Биограф Фуше Стефан Цвейг пишет:
«Он мог бы пойти дальше, стать патером, а, быть может, со временем даже епископом или кардиналом, если бы дал монашеский обет. Но для Жозефа Фуше типично, что уже на этой первой, самой низшей ступени его карьеры обнаруживается характерная черта его существа – нежелание бесповоротно и навсегда связывать себя с кем бы или с чем бы то ни было. Он носит священническое облачение и тонзур[4], он соблюдает монастырский режим вместе с остальными патерами, в течение всех десяти лет своего пребывания у ораторианцев он ничем не отличается от священнослужителя ни внешне, ни внутренне. Но он не принимает пострижения, не дает обета. Как всегда, во всех положениях он не отрезает себе пути к отступлению, сохраняет возможность переменить ориентацию».
Несколько лет ортарианской школы научили Фуше очень многому, что в будущем пошло ему на пользу, – главным образом технике молчания, важнейшему искусству скрывать свои мысли, мастерству познания душевного мира человека и его психологии.

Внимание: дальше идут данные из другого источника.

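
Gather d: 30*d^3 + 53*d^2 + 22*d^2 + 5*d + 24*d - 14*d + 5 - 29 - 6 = 30*d^3 + 75*d^2 + 15*d - 30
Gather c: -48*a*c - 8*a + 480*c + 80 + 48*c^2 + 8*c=-8*a + 48*c^2 + c*(488 - 48*a) + 80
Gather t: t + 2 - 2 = t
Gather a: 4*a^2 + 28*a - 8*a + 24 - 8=4*a^2 + 20*a + 16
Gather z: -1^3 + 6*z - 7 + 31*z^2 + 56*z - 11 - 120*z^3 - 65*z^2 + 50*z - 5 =-120*z^3 - 34*z^2 + 112*z - 24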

Работая в Аррасе, он познакомился с местным уроженцем Максимильеном Робеспьером, во многом определившим его первоначальные политические пристрастия и поступки. Они стали завсегдатаями литературного общества «Розати», своеобразного содружества интеллектуалов города Арраса, и вскоре между ними установилась искренняя дружба. Во всяком случае, когда в 1789 году Робеспьера избрали депутатом Генеральных штатов, деньги на поездку в Париж ему одолжил именно Фуше. Известно также, что Шарлотта Робеспьер, сестра Максимильена, симпатизировала Фуше, и повсюду болтали об их помолвке. Почему, в конце концов, этот брак не состоялся, так и осталось тайной.
Вскоре Фуше организовал «Общество друзей конституции» (такие общества в то время организовывались повсюду. – Авт.) и стал вести активную политическую жизнь, но тут его отозвали в Нант преподавать в том самом коллеже, где он когда-то учился. Но и там Фуше не забыл своих политических пристрастий и в 1791 году стал президентом местного «Общества друзей конституции». В следующем году он был избран в Конвент от департамента Нижняя Луара, сменив тонзуру на трехцветную кокарду депутата. В это время Жозефу Фуше минуло 32 года.
Вновь оказавшись в Париже, Фуше некоторое время не подавал никаких признаков активности, приглядываясь и обрастая необходимыми знакомствами. Но потом он примкнул к жирондистам, а после этого, когда политическая конъюнктура изменилась, перешел в лагерь якобинцев. Уже тогда он сформулировал для себя четкое правило: всегда быть вместе с победителями, ибо победителей не судят.
В 1793 году Фуше голосовал за смертную казнь короля Людовика XVI, потом стал комиссаром Конвента в родном Нанте. Там он сформировал батальон национальной гвардии и, базируясь на его штыках, установил в городе революционный порядок. Потом аналогичную миссию он не менее успешно выполнил и в Вандее. Созданный к тому времени Комитет общественного спасения не мог не обратить внимания на решительного комиссара, и вот Фуше уже в Лионе, только что занятом республиканскими войсками. Его задача там состояла в том, чтобы жестоко покарать бунтовщиков.